Madalyn “Maddie” Sapia, a junior at Central High School in Brooksville, is the Hernando School District’s sole Sunshine State Scholar for the year 2023 and one of only 28 Florida students to earn this esteemed honor this year.
This honor, awarded at the 26th annual Sunshine State Scholars conference, entitles Sapia, 16, to earn a one-year scholarship from the Florida Department of Education (FLDOE). The Sunshine State Scholars program is funded by State Farm and the Florida Prepaid College Foundation. It is a collaboration among the FLDOE, the Florida Education Foundation, the Florida College System, the State University System of Florida, and the Independent Colleges & Universities of Florida. Each year, Florida school districts nominate their top junior STEM students for the scholarship. The scholars convene for a two-day conference to be recognized for their academic achievements, and they participate in a tough “think tank” problem-solving activity.
“When I found out I was Hernando County’s Sunshine State Scholar, I felt so honored and almost undeserving of the opportunity. I also didn’t fully understand how much valuable information I would gain from attending the conference in terms of college opportunities and planning,” shared Madalyn Sapia. “When I first found out, I simply wanted to represent my school and county to the best of my ability.”

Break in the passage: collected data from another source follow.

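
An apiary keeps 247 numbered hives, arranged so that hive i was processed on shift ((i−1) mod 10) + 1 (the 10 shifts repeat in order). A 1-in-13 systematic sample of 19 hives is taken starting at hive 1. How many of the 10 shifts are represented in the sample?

10

Consecutive selections differ by k = 13, so their shift numbers differ by 13 mod 10 = 3.
gcd(13, 10) = 1, so the sample visits 10/1 = 10 distinct residues mod 10.
Start 1 is shift 1; the shifts hit are 1, 2, 3, 4, 5, 6, 7, 8, 9, 10.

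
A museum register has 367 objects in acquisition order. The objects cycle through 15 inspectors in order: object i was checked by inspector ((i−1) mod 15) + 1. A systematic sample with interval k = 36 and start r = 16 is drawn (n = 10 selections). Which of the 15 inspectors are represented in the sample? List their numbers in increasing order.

Consecutive selections differ by k = 36, so their inspector numbers differ by 36 mod 15 = 6.
gcd(36, 15) = 3, so the sample visits 15/3 = 5 distinct residues mod 15.
Start 16 is inspector 1; the inspectors hit are 1, 4, 7, 10, 13.

1, 4, 7, 10, 13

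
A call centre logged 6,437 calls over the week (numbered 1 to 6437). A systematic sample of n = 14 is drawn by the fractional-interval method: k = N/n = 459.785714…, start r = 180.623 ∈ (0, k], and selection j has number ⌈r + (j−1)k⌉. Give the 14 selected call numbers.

181, 641, 1101, 1560, 2020, 2480, 2940, 3400, 3859, 4319, 4779, 5239, 5699, 6158

j=1: r + 0k = 180.623 → ⌈·⌉ = 181
j=2: r + 1k = 640.408714… → ⌈·⌉ = 641
j=3: r + 2k = 1100.194428… → ⌈·⌉ = 1101
j=4: r + 3k = 1559.980142… → ⌈·⌉ = 1560
j=5: r + 4k = 2019.765857… → ⌈·⌉ = 2020
j=6: r + 5k = 2479.551571… → ⌈·⌉ = 2480
j=7: r + 6k = 2939.337285… → ⌈·⌉ = 2940
j=8: r + 7k = 3399.123 → ⌈·⌉ = 3400
j=9: r + 8k = 3858.908714… → ⌈·⌉ = 3859
j=10: r + 9k = 4318.694428… → ⌈·⌉ = 4319
j=11: r + 10k = 4778.480142… → ⌈·⌉ = 4779
j=12: r + 11k = 5238.265857… → ⌈·⌉ = 5239
j=13: r + 12k = 5698.051571… → ⌈·⌉ = 5699
j=14: r + 13k = 6157.837285… → ⌈·⌉ = 6158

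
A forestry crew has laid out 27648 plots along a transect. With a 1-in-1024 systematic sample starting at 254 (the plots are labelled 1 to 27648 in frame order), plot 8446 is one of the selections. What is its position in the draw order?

k = 1024
position = (8446 − 254)/1024 + 1 = 8192/1024 + 1 = 8 + 1 = 9

9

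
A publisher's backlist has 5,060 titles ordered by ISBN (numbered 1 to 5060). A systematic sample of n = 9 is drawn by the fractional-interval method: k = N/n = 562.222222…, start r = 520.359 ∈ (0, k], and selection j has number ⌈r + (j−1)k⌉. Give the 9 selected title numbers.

j=1: r + 0k = 520.359 → ⌈·⌉ = 521
j=2: r + 1k = 1082.581222… → ⌈·⌉ = 1083
j=3: r + 2k = 1644.803444… → ⌈·⌉ = 1645
j=4: r + 3k = 2207.025666… → ⌈·⌉ = 2208
j=5: r + 4k = 2769.247888… → ⌈·⌉ = 2770
j=6: r + 5k = 3331.470111… → ⌈·⌉ = 3332
j=7: r + 6k = 3893.692333… → ⌈·⌉ = 3894
j=8: r + 7k = 4455.914555… → ⌈·⌉ = 4456
j=9: r + 8k = 5018.136777… → ⌈·⌉ = 5019

521, 1083, 1645, 2208, 2770, 3332, 3894, 4456, 5019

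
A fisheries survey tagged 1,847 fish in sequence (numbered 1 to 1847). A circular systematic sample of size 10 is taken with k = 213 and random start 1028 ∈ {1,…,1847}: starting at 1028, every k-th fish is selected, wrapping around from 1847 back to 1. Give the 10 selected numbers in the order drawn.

Selection 1: 1028
Selection 2: 1028 + 213 = 1241
Selection 3: 1241 + 213 = 1454
Selection 4: 1454 + 213 = 1667
Selection 5: 1667 + 213 = 1880 → 1880 − 1847 = 33
Selection 6: 33 + 213 = 246
Selection 7: 246 + 213 = 459
Selection 8: 459 + 213 = 672
Selection 9: 672 + 213 = 885
Selection 10: 885 + 213 = 1098

1028, 1241, 1454, 1667, 33, 246, 459, 672, 885, 1098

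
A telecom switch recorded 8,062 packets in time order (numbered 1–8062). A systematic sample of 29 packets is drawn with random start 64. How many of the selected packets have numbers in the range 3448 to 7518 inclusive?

14

k = 8062/29 = 278
First selection ≥ 3448: 64 + ⌈(3448−64)/278⌉·278 = 64 + 13×278 = 3678
Last selection ≤ 7518: 64 + ⌊(7518−64)/278⌋·278 = 64 + 26×278 = 7292
Count = 26 − 13 + 1 = 14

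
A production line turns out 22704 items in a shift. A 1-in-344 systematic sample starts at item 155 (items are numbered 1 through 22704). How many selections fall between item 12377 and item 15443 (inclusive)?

k = 344
First selection ≥ 12377: 155 + ⌈(12377−155)/344⌉·344 = 155 + 36×344 = 12539
Last selection ≤ 15443: 155 + ⌊(15443−155)/344⌋·344 = 155 + 44×344 = 15291
Count = 44 − 36 + 1 = 9

9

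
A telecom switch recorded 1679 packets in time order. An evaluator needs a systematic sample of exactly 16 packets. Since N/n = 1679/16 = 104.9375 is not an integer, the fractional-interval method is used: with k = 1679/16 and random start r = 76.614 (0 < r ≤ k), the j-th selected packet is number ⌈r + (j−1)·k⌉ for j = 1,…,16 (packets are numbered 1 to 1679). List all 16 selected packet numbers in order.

j=1: r + 0k = 76.614 → ⌈·⌉ = 77
j=2: r + 1k = 181.5515 → ⌈·⌉ = 182
j=3: r + 2k = 286.489 → ⌈·⌉ = 287
j=4: r + 3k = 391.4265 → ⌈·⌉ = 392
j=5: r + 4k = 496.364 → ⌈·⌉ = 497
j=6: r + 5k = 601.3015 → ⌈·⌉ = 602
j=7: r + 6k = 706.239 → ⌈·⌉ = 707
j=8: r + 7k = 811.1765 → ⌈·⌉ = 812
j=9: r + 8k = 916.114 → ⌈·⌉ = 917
j=10: r + 9k = 1021.0515 → ⌈·⌉ = 1022
j=11: r + 10k = 1125.989 → ⌈·⌉ = 1126
j=12: r + 11k = 1230.9265 → ⌈·⌉ = 1231
j=13: r + 12k = 1335.864 → ⌈·⌉ = 1336
j=14: r + 13k = 1440.8015 → ⌈·⌉ = 1441
j=15: r + 14k = 1545.739 → ⌈·⌉ = 1546
j=16: r + 15k = 1650.6765 → ⌈·⌉ = 1651

77, 182, 287, 392, 497, 602, 707, 812, 917, 1022, 1126, 1231, 1336, 1441, 1546, 1651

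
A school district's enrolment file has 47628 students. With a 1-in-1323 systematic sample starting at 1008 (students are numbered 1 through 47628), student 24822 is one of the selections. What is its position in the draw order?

k = 1323
position = (24822 − 1008)/1323 + 1 = 23814/1323 + 1 = 18 + 1 = 19

19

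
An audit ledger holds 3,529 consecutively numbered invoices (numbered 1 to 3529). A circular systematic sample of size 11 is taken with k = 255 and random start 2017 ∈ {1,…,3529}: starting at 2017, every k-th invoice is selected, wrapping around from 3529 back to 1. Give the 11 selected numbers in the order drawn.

Selection 1: 2017
Selection 2: 2017 + 255 = 2272
Selection 3: 2272 + 255 = 2527
Selection 4: 2527 + 255 = 2782
Selection 5: 2782 + 255 = 3037
Selection 6: 3037 + 255 = 3292
Selection 7: 3292 + 255 = 3547 → 3547 − 3529 = 18
Selection 8: 18 + 255 = 273
Selection 9: 273 + 255 = 528
Selection 10: 528 + 255 = 783
Selection 11: 783 + 255 = 1038

2017, 2272, 2527, 2782, 3037, 3292, 18, 273, 528, 783, 1038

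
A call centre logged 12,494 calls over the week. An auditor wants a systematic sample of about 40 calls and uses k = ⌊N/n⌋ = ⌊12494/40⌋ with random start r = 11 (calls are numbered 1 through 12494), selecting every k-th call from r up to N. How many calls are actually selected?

41

k = ⌊12494/40⌋ = 312
Achieved size = ⌊(12494 − 11)/312⌋ + 1 = ⌊12483/312⌋ + 1 = 40 + 1 = 41
(last selection: 11 + 40×312 = 12491 ≤ 12494; next would be 12803 > 12494)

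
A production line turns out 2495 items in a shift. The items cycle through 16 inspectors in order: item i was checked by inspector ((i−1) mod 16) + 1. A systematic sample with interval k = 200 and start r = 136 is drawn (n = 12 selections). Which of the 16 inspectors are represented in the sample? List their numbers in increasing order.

8, 16

Consecutive selections differ by k = 200, so their inspector numbers differ by 200 mod 16 = 8.
gcd(200, 16) = 8, so the sample visits 16/8 = 2 distinct residues mod 16.
Start 136 is inspector 8; the inspectors hit are 8, 16.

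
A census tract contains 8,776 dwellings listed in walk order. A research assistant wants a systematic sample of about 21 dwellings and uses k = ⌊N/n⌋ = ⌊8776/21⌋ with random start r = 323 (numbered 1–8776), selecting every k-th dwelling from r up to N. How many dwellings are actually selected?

21

k = ⌊8776/21⌋ = 417
Achieved size = ⌊(8776 − 323)/417⌋ + 1 = ⌊8453/417⌋ + 1 = 20 + 1 = 21
(last selection: 323 + 20×417 = 8663 ≤ 8776; next would be 9080 > 8776)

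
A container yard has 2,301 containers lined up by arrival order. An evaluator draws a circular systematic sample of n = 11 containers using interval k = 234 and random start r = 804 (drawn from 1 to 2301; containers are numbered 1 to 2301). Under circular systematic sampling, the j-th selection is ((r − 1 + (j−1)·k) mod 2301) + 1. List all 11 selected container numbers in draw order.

804, 1038, 1272, 1506, 1740, 1974, 2208, 141, 375, 609, 843

Selection 1: 804
Selection 2: 804 + 234 = 1038
Selection 3: 1038 + 234 = 1272
Selection 4: 1272 + 234 = 1506
Selection 5: 1506 + 234 = 1740
Selection 6: 1740 + 234 = 1974
Selection 7: 1974 + 234 = 2208
Selection 8: 2208 + 234 = 2442 → 2442 − 2301 = 141
Selection 9: 141 + 234 = 375
Selection 10: 375 + 234 = 609
Selection 11: 609 + 234 = 843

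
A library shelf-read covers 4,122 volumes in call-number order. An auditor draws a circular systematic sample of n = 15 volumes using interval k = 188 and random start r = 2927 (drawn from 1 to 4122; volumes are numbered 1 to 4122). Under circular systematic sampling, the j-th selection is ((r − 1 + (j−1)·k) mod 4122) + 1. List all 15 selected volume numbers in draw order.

Selection 1: 2927
Selection 2: 2927 + 188 = 3115
Selection 3: 3115 + 188 = 3303
Selection 4: 3303 + 188 = 3491
Selection 5: 3491 + 188 = 3679
Selection 6: 3679 + 188 = 3867
Selection 7: 3867 + 188 = 4055
Selection 8: 4055 + 188 = 4243 → 4243 − 4122 = 121
Selection 9: 121 + 188 = 309
Selection 10: 309 + 188 = 497
Selection 11: 497 + 188 = 685
Selection 12: 685 + 188 = 873
Selection 13: 873 + 188 = 1061
Selection 14: 1061 + 188 = 1249
Selection 15: 1249 + 188 = 1437

2927, 3115, 3303, 3491, 3679, 3867, 4055, 121, 309, 497, 685, 873, 1061, 1249, 1437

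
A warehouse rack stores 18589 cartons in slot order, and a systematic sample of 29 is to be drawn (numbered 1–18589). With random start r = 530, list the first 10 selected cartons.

530, 1171, 1812, 2453, 3094, 3735, 4376, 5017, 5658, 6299

k = N/n = 18589/29 = 641
carton 1: 530
carton 2: 530 + 641 = 1171
carton 3: 1171 + 641 = 1812
carton 4: 1812 + 641 = 2453
carton 5: 2453 + 641 = 3094
carton 6: 3094 + 641 = 3735
carton 7: 3735 + 641 = 4376
carton 8: 4376 + 641 = 5017
carton 9: 5017 + 641 = 5658
carton 10: 5658 + 641 = 6299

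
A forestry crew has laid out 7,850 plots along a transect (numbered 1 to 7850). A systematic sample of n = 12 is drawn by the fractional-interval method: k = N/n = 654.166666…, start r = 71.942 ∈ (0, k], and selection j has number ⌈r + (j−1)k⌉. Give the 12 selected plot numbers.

j=1: r + 0k = 71.942 → ⌈·⌉ = 72
j=2: r + 1k = 726.108666… → ⌈·⌉ = 727
j=3: r + 2k = 1380.275333… → ⌈·⌉ = 1381
j=4: r + 3k = 2034.442 → ⌈·⌉ = 2035
j=5: r + 4k = 2688.608666… → ⌈·⌉ = 2689
j=6: r + 5k = 3342.775333… → ⌈·⌉ = 3343
j=7: r + 6k = 3996.942 → ⌈·⌉ = 3997
j=8: r + 7k = 4651.108666… → ⌈·⌉ = 4652
j=9: r + 8k = 5305.275333… → ⌈·⌉ = 5306
j=10: r + 9k = 5959.442 → ⌈·⌉ = 5960
j=11: r + 10k = 6613.608666… → ⌈·⌉ = 6614
j=12: r + 11k = 7267.775333… → ⌈·⌉ = 7268

72, 727, 1381, 2035, 2689, 3343, 3997, 4652, 5306, 5960, 6614, 7268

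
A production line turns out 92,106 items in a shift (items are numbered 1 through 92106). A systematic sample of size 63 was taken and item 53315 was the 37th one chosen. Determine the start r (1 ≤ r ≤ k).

k = 92106/63 = 1462
r = 53315 − (37−1)×1462 = 53315 − 52632 = 683

683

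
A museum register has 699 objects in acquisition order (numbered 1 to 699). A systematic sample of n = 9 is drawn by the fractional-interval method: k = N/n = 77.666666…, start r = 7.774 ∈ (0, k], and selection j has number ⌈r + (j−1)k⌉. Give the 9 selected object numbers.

j=1: r + 0k = 7.774 → ⌈·⌉ = 8
j=2: r + 1k = 85.440666… → ⌈·⌉ = 86
j=3: r + 2k = 163.107333… → ⌈·⌉ = 164
j=4: r + 3k = 240.774 → ⌈·⌉ = 241
j=5: r + 4k = 318.440666… → ⌈·⌉ = 319
j=6: r + 5k = 396.107333… → ⌈·⌉ = 397
j=7: r + 6k = 473.774 → ⌈·⌉ = 474
j=8: r + 7k = 551.440666… → ⌈·⌉ = 552
j=9: r + 8k = 629.107333… → ⌈·⌉ = 630

8, 86, 164, 241, 319, 397, 474, 552, 630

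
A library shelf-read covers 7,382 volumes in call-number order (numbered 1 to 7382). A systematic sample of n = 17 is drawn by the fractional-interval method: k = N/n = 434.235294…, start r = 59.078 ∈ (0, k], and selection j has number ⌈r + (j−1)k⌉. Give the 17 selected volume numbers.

j=1: r + 0k = 59.078 → ⌈·⌉ = 60
j=2: r + 1k = 493.313294… → ⌈·⌉ = 494
j=3: r + 2k = 927.548588… → ⌈·⌉ = 928
j=4: r + 3k = 1361.783882… → ⌈·⌉ = 1362
j=5: r + 4k = 1796.019176… → ⌈·⌉ = 1797
j=6: r + 5k = 2230.254470… → ⌈·⌉ = 2231
j=7: r + 6k = 2664.489764… → ⌈·⌉ = 2665
j=8: r + 7k = 3098.725058… → ⌈·⌉ = 3099
j=9: r + 8k = 3532.960352… → ⌈·⌉ = 3533
j=10: r + 9k = 3967.195647… → ⌈·⌉ = 3968
j=11: r + 10k = 4401.430941… → ⌈·⌉ = 4402
j=12: r + 11k = 4835.666235… → ⌈·⌉ = 4836
j=13: r + 12k = 5269.901529… → ⌈·⌉ = 5270
j=14: r + 13k = 5704.136823… → ⌈·⌉ = 5705
j=15: r + 14k = 6138.372117… → ⌈·⌉ = 6139
j=16: r + 15k = 6572.607411… → ⌈·⌉ = 6573
j=17: r + 16k = 7006.842705… → ⌈·⌉ = 7007

60, 494, 928, 1362, 1797, 2231, 2665, 3099, 3533, 3968, 4402, 4836, 5270, 5705, 6139, 6573, 7007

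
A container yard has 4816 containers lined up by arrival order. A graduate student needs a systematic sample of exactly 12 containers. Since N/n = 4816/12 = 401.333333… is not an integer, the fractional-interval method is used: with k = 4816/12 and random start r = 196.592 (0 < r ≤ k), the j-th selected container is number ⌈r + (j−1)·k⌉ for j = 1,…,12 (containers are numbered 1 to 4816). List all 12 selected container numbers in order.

j=1: r + 0k = 196.592 → ⌈·⌉ = 197
j=2: r + 1k = 597.925333… → ⌈·⌉ = 598
j=3: r + 2k = 999.258666… → ⌈·⌉ = 1000
j=4: r + 3k = 1400.592 → ⌈·⌉ = 1401
j=5: r + 4k = 1801.925333… → ⌈·⌉ = 1802
j=6: r + 5k = 2203.258666… → ⌈·⌉ = 2204
j=7: r + 6k = 2604.592 → ⌈·⌉ = 2605
j=8: r + 7k = 3005.925333… → ⌈·⌉ = 3006
j=9: r + 8k = 3407.258666… → ⌈·⌉ = 3408
j=10: r + 9k = 3808.592 → ⌈·⌉ = 3809
j=11: r + 10k = 4209.925333… → ⌈·⌉ = 4210
j=12: r + 11k = 4611.258666… → ⌈·⌉ = 4612

197, 598, 1000, 1401, 1802, 2204, 2605, 3006, 3408, 3809, 4210, 4612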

Since her sophomore year, Sapia has ‘aced’ the Advanced International Certificate of Education (AICE) STEM studies program at Central. The AICE program is an English language curriculum offered through Cambridge International to students in the higher levels of secondary school, intended to prepare them for an honors program during tertiary education.
Sapia launched her STEM studies through her involvement in Central’s AICE marine science course with Teacher Robert Berger.
“This class was what really inspired me to look into the field of marine science,” she said. “And I give my thanks to Mr. Berger for making this topic interesting and sparking my interest in the field.”
Berger returns the praise, saying that Sapia was the only student to score an “A” on the AICE Marine Science Exam last year. “She is one of my all-time top students. Her average remained at 100% throughout the year. She was always highly motivated,” he said. “In addition to her outstanding academic performance, she is a very nice person. Maddie was the ideal student in every way imaginable.”
Now Sapia takes a full course load of college-level AICE classes in numerous subjects, maintaining a 4.5568-grade point average. She also completes a full regimen of community service hours, tutoring and mentoring other pupils and serving as an active member of the National Honor Society.
And before she was a top-achieving student, she was a little girl who simply loved nature and the environment. “I loved going to beaches and aquariums and going to see the mermaids at Weeki Wachee,” she said. “I always loved the ocean and nature. As I got older, I wanted to study what was down there, to find out how things worked in the environment and the technology we can use to study and enhance it.”
Ultimately, this devoted churchgoer thanks God for the creation of all her surveys. “I thank the Lord for the natural beauty in the world,” she said.
Following graduation, in fact, Sapia plans to supplement her studies at the University of South Florida via a foundational year at Reformation Bible College in Sanford. Her collegiate studies are likely to include an emphasis on marine science, radiology, and medical technology.
Sapia’s end goal is to serve not only the Earth but specifically Hernando County. “I love being involved in my community.”